The stock market is 90% computers trading with each other. So says this guest on Capital Account. That means that most of the part of the "free" market that is represented by stock trading is artificial.
Normally I try to avoid talking too much about one subject--especially economics as the number of people reading the blog drops off noticeably. But this interview and yesterday's interview fit hand in glove. We do not have anything close to a free market. The stock market is a combination of rigging (yesterday's interview), and robots trading as if they were real people (today's interview).
When the system has a crisis, and it will, do not think that this is a crisis of capitalism. It is a crisis of our mixed system that can best be described as a form of fascism.
No doubt if you watch much on the news you have seen the “failure” of the free market discussed. But in reality we do not have a free market. Do not misunderstand. Yes, there are areas where the market does not work well, environmental issues for example. But this is not what the pundits are talking about. The crisis was not caused by deregulation—after all, Banking is the most regulated industry we have. I am not saying that Glass-Steagall’s repeal was a good idea, it wasn’t.
The crisis was caused by a combination of fraud, rigging of the market, government interference, excessive debt, and excessive government spending. It is like the old Harold Brown joke, the government breaks your leg and then expects applause when they give you crutches.

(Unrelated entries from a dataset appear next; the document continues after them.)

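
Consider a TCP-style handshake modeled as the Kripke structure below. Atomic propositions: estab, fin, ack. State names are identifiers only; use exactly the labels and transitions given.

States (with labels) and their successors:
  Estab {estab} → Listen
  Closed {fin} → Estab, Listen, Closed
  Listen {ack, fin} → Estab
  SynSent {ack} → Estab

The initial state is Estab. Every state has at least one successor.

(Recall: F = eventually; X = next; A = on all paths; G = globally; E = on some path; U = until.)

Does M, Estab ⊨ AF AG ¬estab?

Does not hold

States satisfying AG ¬estab: ∅.
States satisfying AF AG ¬estab: ∅.
There is a path from Estab along which AG ¬estab never holds.
Estab ∉ Sat(AF AG ¬estab).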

How rigged is our market? No one really knows, except for those that are doing the rigging. Add in the weird regulations of the market, and you have a mess.

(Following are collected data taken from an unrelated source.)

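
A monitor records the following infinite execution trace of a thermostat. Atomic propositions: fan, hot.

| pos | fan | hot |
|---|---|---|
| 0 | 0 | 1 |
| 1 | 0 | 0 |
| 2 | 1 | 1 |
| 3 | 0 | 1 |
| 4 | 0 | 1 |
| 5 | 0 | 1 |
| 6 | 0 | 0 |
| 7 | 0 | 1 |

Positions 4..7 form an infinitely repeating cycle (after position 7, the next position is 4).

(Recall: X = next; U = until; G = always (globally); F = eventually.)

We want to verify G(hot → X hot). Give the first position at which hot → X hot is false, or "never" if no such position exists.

At position 0 the labels are {hot} and the next position 1 has {}, so hot → X hot is false there. This is the first violation.

0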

While I do not want to lose my libertarian creds, it seems to me that plunge protection teams, as they are called, are a good idea. These secret government groups intervene in the market when there is a massive failure of the market—smoothing out the market, often caused by programmed trading. Recently a programming mistake led to a several hundred million dollar loss by one firm. The program was supposed to buy at, for example, 17.24 per share and sell at 17.25, massive micro trading. This is not all bad, as it smooths out the market. Instead the program was selling at 17.24 after buying at 17.25 or higher. Oops.
This interview is interesting as it explores the rigging of the market that everyone knows is occurring. Is the rigging as large as Chris Powell on Capital Accounts thinks? I do not know. I fear he is right. At some point such rigging fails. We may live to see that failure in 3 to 7 years.
I do not know who said this, but it is an accurate assessment of our country’s situation. We have spent way, way too much over the last 30 years.
I heard an interesting analogy about what the government is doing. The usual procedure is for the government to use the people like a dairy cow, feeding itself like a parasite on the cow. But at some point the government started killing the cows and wondered why there was no milk.
Gerald Celente has been making the rounds on the alternative economic programs I watch. I chose this one because he got less excited than in some of his other appearances. His basic point is that crime is crime, and the big bankers are criminals. My title for today's post is not entirely accurate. The bankers got the chicken and all we got was some weak broth.
The Bloomberg interview with John Taylor that I have embedded at the end of my blog today impressed me. He is very pragmatic about the situation we are in. I think that too many people expect the impossible. Germany seems to be in a particularly tough spot. To paraphrase Taylor, Germany needs to stop selling Mercedes to people by loaning them money to buy them. It is worse to make the Mercedes, and never get paid for it, than to not make the Mercedes at all. Germany is just starting to understand this, and they are not happy.
Taylor also used a baseball analogy for the Euro crisis. "We are only in the second or third inning," he said. I agree. This is why I have been calling this period the Great Recession. I did not invent the term of course, but I think that it may be more than a decade before things return to normal—or we adjust to what some are calling the new normal.
Things will slow down next year, no matter who is elected. But this is not the crisis I have been predicting. I am still hopeful we can avoid the crisis, or in any event minimize it with proper action: a combination of large spending cuts, tax increases, and quantitative easing (the Federal Reserve buying government debt).
Maybe like the Germans, I too am believing the impossible. Am I the economic equivalent of a televangelist? I hope not.